Le voci che compongono l'importo maggiorato
Oltre alla tredicesima, la cui incidenza sul totale è la più rilevante, il cedolino beneficia di un regime di tassazione agevolato che, alleggerendo il prelievo fiscale, contribuisce ad accrescere la somma netta percepita. A questi elementi si unisce il riconoscimento di alcune integrazioni, il cui accesso è subordinato al possesso di precisi requisiti. Coloro i quali, ad esempio, percepiscono trattamenti pensionistici pari all’importo minimo e rispettano determinati limiti reddituali, vedranno accreditato un bonus di 154,94 euro, una misura che mira a sostenere le situazioni economiche più fragili.

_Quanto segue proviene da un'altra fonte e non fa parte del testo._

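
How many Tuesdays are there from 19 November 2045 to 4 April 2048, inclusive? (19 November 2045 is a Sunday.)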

Il panorama delle integrazioni accessorie
Una ulteriore provvidenza, la cosiddetta quattordicesima, è destinata ai pensionati che hanno compiuto i 64 anni di età e che possono dimostrare un reddito complessivo inferiore a 15.688 euro. Questa integrazione, che si va ad aggiungere alla tredicesima e alla rivalutazione applicata agli importi nel corso dell’anno, completa un quadro di sostegno al reddito articolato. L’insieme di questi fattori – le mensilità aggiuntive, i bonus e il minor carico fiscale – concorre a definire il carattere eccezionale del pagamento di fine anno, rendendo il cedolino di dicembre un appuntamento finanziario di rilievo.
La consultazione e la trasparenza dell'operazione
L’Inps, da parte sua, renderà disponibile il documento dettagliato nell’area riservata del proprio portale, offrendo ai pensionati la possibilità di verificare nel dettaglio la suddivisione delle varie voci di spesa e di entrata. La trasparenza nella comunicazione di questi dati, del resto, è fondamentale per una piena comprensione delle dinamiche che portano all’importo netto finale, un aspetto non secondario considerata la complessità della matassa contributiva. L’operazione, nel suo insieme, si delinea quindi non solo come un mero trasferimento di risorse, ma come un momento di chiarezza contabile per i beneficiari.